“I have always been against this idea of the 'clash of cultures,'” Marjane Satrapi says. “It's the biggest piece of bullshit I've ever heard.”
That's apparent from her films and graphic novels, which bridge worlds. Born in Iran, Satrapi emigrated to Europe with her family when she was a teenager in the '80s, and she now lives and works in France, where she has chronicled her childhood and adolescence in Persepolis and other books. After Persepolis made a splash, she and co-director Vincent Paronnaud turned it into an animated film.
Now the duo has followed it with Chicken With Plums, also adapted by her and Paronnaud from one of her graphic novels. In it, Satrapi moves from animation to live action and autobiography—even one heavily tinged with fantasy elements—to a mythologized exploration of her family history. Set in '50s Tehran, the film tells the story of the last eight days of the life of Nasser Ali (Mathieu Amalric), a lovelorn musician who is loosely based on Satrapi's great-uncle.
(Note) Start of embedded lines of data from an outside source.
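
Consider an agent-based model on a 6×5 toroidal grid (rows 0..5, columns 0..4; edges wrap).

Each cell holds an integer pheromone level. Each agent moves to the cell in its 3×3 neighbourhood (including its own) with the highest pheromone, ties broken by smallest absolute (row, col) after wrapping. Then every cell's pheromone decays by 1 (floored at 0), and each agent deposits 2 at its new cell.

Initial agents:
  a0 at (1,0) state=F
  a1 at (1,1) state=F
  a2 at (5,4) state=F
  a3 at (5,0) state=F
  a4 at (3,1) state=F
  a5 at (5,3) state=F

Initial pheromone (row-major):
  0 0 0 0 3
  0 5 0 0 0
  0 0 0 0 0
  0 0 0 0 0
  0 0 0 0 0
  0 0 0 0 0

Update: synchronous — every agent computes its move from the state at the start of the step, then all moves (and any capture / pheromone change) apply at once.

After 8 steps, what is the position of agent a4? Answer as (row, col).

t=1: a0@(1,1) a1@(1,1) a2@(0,4) a3@(0,4) a4@(2,0) a5@(0,4) | pheromone: 0 0 0 0 8 / 0 8 0 0 0 / 2 0 0 0 0 / 0 0 0 0 0 / 0 0 0 0 0 / 0 0 0 0 0
t=2: a0@(1,1) a1@(1,1) a2@(0,4) a3@(0,4) a4@(1,1) a5@(0,4) | pheromone: 0 0 0 0 13 / 0 13 0 0 0 / 1 0 0 0 0 / 0 0 0 0 0 / 0 0 0 0 0 / 0 0 0 0 0
t=3: a0@(1,1) a1@(1,1) a2@(0,4) a3@(0,4) a4@(1,1) a5@(0,4) | pheromone: 0 0 0 0 18 / 0 18 0 0 0 / 0 0 0 0 0 / 0 0 0 0 0 / 0 0 0 0 0 / 0 0 0 0 0
t=4: a0@(1,1) a1@(1,1) a2@(0,4) a3@(0,4) a4@(1,1) a5@(0,4) | pheromone: 0 0 0 0 23 / 0 23 0 0 0 / 0 0 0 0 0 / 0 0 0 0 0 / 0 0 0 0 0 / 0 0 0 0 0
t=5: a0@(1,1) a1@(1,1) a2@(0,4) a3@(0,4) a4@(1,1) a5@(0,4) | pheromone: 0 0 0 0 28 / 0 28 0 0 0 / 0 0 0 0 0 / 0 0 0 0 0 / 0 0 0 0 0 / 0 0 0 0 0
t=6: a0@(1,1) a1@(1,1) a2@(0,4) a3@(0,4) a4@(1,1) a5@(0,4) | pheromone: 0 0 0 0 33 / 0 33 0 0 0 / 0 0 0 0 0 / 0 0 0 0 0 / 0 0 0 0 0 / 0 0 0 0 0
t=7: a0@(1,1) a1@(1,1) a2@(0,4) a3@(0,4) a4@(1,1) a5@(0,4) | pheromone: 0 0 0 0 38 / 0 38 0 0 0 / 0 0 0 0 0 / 0 0 0 0 0 / 0 0 0 0 0 / 0 0 0 0 0
t=8: a0@(1,1) a1@(1,1) a2@(0,4) a3@(0,4) a4@(1,1) a5@(0,4) | pheromone: 0 0 0 0 43 / 0 43 0 0 0 / 0 0 0 0 0 / 0 0 0 0 0 / 0 0 0 0 0 / 0 0 0 0 0

(1, 1)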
In the past few years, a number of films have been made outside Iran but set within the country: Shirin Neshat's Women Without Men, Maryam Keshavarz's Circumstance. However, though Satrapi praises Neshat's work, she doesn't identify with it. Her models are older. “My real wish is to make movies like Americans did,” she says. “I don't think cinema that speaks about Iran must always be in Persian. I'm in love with Lubitsch. He cast James Stewart or Gary Cooper as Czechs or Poles and made American films with a Mitteleuropa spirit. I made French films with an Iranian spirit, but with actors from all over the world. The ethnicity and language doesn't matter.”
Indeed, Chicken With Plums stars Amalric but also features an international cast including Isabella Rossellini, Portuguese actress Maria de Medeiros, Moroccan-French actor Jamel Debbouze and Iranian actress Golshifteh Farahani. Satrapi didn't set out to say anything about the merits of multiculturalism, she says, but she's happy if that's what the results suggest. “We are all connected,” she says. “If there is a clash of cultures, making Chicken With Plums with actors from so many different countries would be impossible.”
Satrapi says she felt no awkwardness in switching from animation to live action. Despite her background in graphic novels, she was never particularly devoted to the format. “When Persepolis was made, I never said, 'I'm the new Miyazaki, and I'm going to make 15 more animated films,'” she says.
Instead, she had more practical reasons for making that first of her cross-cultural productions in animation. As she recalls, “It would be hard to cast my parents and relatives because they're real people, and some of them are still alive. The story of Iran and the revolution is easily pigeonholed as belonging to the Third World. I was afraid people would see it as distant. But there's something about the abstraction of drawing that means anyone can identify with it. That gave me the will to make it as animation. Chicken With Plums is a love story, so it's more universal. It was very important to make it entirely in the studio because it's about a man who lives an interior life.”
Satrapi credits her experiences growing up with inspiring her to shy away from simple, stereotypical characterizations. In Chicken With Plums, that means encouraging the audience to embrace a flawed, even suicidal character. As she describes her approach, “You might not like Nasser, but he is what he is. At the end, you should have compassion for him.” She goes on to attack the kind of visual shorthand that maligns people or countries. “In many films, you see someone light up a cigarette, and then you can expect to see him rape or kill someone. This extends to nationalities.”
In Persepolis, Satrapi used herself as her own protagonist. She plans to follow Chicken With Plums with a film based on her family's history from 1900 to 1960, though it might not be the next one she makes.
She explains that she likes to use autobiographical elements as a springboard for fantasy. “The fact is that I have a big family with lots of incredible stories,” she says. “Of course, Chicken With Plums is a story about one person. He died 12 years before I was born. I knew that he was a great musician. When I wrote it, I was at a time in my life when I had questions about life and love and family. I made him a projection of myself.”
At their root, all stories are autobiographical, she believes. “Anybody who writes any kind of story, even if it's about zombies and aliens, writes about their own experiences,” she says. “Mine are just more obvious.”
This article did not appear in print.